Poly(L-glutamic acid)-b-poly(N.-acetyl-L-2,4-diaminobutyric acid), P(Glu-b-NADA), amphiphilic block-co-polypeptides with different hydrophobic/hydrophilic ratios were synthesized as drug carriers for dermal delivery. The block-copolypeptides were prepared using ring-opening polymerization (ROP) of gamma-benzyl L-glutamate N-carboxyanhydride and polycondensation of the activated urethane derivative of N-gamma-acetyl-L-2,4-diaminobutyric acid. Structures and conjugations of two blocks were successfully confirmed by H-1 NMR, FTIR, DOSY NMR, GPC, and TGA. The nanocarriers were loaded with 5,10,15,20-tetrakis(3-hydroxyphenyl)porphyrin (m-THPP), a close congener of the approved photosensitizer 5,10,15,20-tetrakis(3hydroxyphenyl)chlorin (m-THPC, temoporfin), and the loading capacity was found to be dependent on the composition of the block-co-polypeptides.
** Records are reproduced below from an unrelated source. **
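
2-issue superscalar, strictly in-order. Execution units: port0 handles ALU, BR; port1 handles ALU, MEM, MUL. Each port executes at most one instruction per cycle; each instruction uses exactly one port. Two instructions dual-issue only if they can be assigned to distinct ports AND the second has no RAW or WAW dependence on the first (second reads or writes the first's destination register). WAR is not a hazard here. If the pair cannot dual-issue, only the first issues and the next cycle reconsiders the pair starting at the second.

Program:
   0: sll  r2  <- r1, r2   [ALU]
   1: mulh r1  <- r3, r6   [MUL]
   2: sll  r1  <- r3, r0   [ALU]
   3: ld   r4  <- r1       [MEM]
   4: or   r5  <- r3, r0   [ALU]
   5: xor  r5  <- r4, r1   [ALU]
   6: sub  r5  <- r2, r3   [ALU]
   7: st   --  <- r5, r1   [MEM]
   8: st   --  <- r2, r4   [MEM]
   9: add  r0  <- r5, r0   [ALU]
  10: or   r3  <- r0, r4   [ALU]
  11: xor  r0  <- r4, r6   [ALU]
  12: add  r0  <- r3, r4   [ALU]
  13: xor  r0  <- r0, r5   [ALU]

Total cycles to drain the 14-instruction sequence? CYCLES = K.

t=0 i0/i1:sll.ALU+mulh.MUL ; pair
t=1 i2:sll.ALU ; RAW r1
t=2 i3/i4:ld.MEM+or.ALU ; pair
t=3 i5:xor.ALU ; WAW r5
t=4 i6:sub.ALU ; RAW r5
t=5 i7:st.MEM ; no-port MEM/MEM
t=6 i8/i9:st.MEM+add.ALU ; pair
t=7 i10/i11:or.ALU+xor.ALU ; pair
t=8 i12:add.ALU ; RAW+WAW r0
t=9 i13:xor.ALU ; tail

CYCLES = 10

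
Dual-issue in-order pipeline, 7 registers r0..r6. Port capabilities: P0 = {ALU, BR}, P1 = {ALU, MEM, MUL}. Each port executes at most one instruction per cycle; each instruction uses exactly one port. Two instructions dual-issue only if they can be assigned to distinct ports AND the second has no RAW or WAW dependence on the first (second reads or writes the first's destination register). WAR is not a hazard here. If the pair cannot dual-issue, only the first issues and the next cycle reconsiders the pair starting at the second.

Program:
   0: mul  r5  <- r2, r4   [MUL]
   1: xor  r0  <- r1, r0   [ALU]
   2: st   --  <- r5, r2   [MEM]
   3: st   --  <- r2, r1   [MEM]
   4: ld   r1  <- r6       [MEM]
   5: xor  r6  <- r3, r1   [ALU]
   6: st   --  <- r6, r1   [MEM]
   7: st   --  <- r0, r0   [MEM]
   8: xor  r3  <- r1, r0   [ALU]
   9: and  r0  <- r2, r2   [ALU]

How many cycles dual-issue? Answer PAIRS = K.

PAIRS = 2

t=0 i0+i1:mul+xor ; dual
t=1 i2:st ; no-port MEM/MEM
t=2 i3:st ; no-port MEM/MEM
t=3 i4:ld ; RAW r1
t=4 i5:xor ; RAW r6
t=5 i6:st ; no-port MEM/MEM
t=6 i7+i8:st+xor ; dual
t=7 i9:and ; tail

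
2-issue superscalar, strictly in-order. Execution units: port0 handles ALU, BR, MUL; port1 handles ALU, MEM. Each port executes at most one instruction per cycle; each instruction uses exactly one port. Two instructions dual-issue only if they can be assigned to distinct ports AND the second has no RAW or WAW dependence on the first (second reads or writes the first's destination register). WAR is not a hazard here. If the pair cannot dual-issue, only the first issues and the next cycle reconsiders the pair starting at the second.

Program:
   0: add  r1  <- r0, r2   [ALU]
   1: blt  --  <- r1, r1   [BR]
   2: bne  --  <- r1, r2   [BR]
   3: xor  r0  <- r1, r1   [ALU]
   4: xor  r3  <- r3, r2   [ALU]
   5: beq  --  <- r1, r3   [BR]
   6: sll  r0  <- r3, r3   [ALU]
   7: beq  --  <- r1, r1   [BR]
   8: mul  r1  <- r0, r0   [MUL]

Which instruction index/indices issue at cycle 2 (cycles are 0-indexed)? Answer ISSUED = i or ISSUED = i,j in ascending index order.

[0] i0  add.ALU  -- RAW r1
[1] i1  blt.BR  -- no-port BR/BR
[2] i2,i3  bne.BR+xor.ALU  -- pair
[3] i4  xor.ALU  -- RAW r3
[4] i5,i6  beq.BR+sll.ALU  -- pair
[5] i7  beq.BR  -- no-port BR/MUL
[6] i8  mul.MUL  -- tail

ISSUED = 2,3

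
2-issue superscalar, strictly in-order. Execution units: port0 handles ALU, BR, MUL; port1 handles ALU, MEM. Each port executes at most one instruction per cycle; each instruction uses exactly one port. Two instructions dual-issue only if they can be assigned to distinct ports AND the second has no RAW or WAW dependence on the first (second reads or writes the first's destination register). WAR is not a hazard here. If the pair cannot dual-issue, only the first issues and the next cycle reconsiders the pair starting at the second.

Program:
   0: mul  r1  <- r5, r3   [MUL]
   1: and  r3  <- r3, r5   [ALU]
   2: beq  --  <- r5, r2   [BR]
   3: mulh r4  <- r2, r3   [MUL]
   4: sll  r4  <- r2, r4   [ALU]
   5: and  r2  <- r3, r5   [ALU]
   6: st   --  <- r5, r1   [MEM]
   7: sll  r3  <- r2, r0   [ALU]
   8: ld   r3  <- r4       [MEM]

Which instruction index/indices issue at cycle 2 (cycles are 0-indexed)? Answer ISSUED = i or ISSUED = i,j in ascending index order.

ISSUED = 3

t=0 i0&i1:mul.MUL;and.ALU ; 2-wide
t=1 i2:beq.BR ; no-port BR/MUL
t=2 i3:mulh.MUL ; RAW+WAW r4
t=3 i4&i5:sll.ALU;and.ALU ; 2-wide
t=4 i6&i7:st.MEM;sll.ALU ; 2-wide
t=5 i8:ld.MEM ; tail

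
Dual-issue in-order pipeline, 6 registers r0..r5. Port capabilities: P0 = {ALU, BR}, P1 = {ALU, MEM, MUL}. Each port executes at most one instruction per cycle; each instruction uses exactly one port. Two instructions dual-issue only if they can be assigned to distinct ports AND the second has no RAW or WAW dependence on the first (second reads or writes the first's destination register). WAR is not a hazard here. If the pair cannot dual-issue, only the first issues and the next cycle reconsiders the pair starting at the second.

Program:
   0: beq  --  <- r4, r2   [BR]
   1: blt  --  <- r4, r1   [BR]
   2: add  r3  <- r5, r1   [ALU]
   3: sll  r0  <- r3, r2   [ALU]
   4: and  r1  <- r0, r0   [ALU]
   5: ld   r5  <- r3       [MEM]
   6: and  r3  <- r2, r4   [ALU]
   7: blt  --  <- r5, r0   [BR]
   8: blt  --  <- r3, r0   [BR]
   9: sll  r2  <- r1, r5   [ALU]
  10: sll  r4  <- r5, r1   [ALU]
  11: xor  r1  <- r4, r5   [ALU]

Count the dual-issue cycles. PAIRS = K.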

Among the synthesized polymers, P(Glu(55)-b-NADA(20)) with moderate hydrophobic content showed the highest drug loading capacity of 4 wt % and self-aggregated into spherical nanoparticles with a size of 180-200 nm, which was confirmed by TEM and DLS. In an in vitro drug release study, P(Glu(55)-b-NADA(20)) could release m-THPP in a controllable manner. Furthermore, the synthesized polymer P(Glu(55)-b-NADA(20)) did not show high toxicity against HaCaT and HeLa cells up to 1000 and 500 mu g mL(-1), respectively, in an in vitro cell viability assay. Finally, it was shown in an ex vivo skin penetration study that the ionic amphiphilic block co-polypeptide enhanced the m-THPP penetration into human skin compared to base cream up to a factor of 12. m-THPP was released from P(Glu(55)-b-NADA(20)) to the viable epidermis while the polymer was deposited in the skin's stratum corneum. Taking advantage of its excellent biodegradability, the low cytotoxcity, and efficient skin penetration, the synthesized block-co-polypeptide has the potential for future topical delivery systems.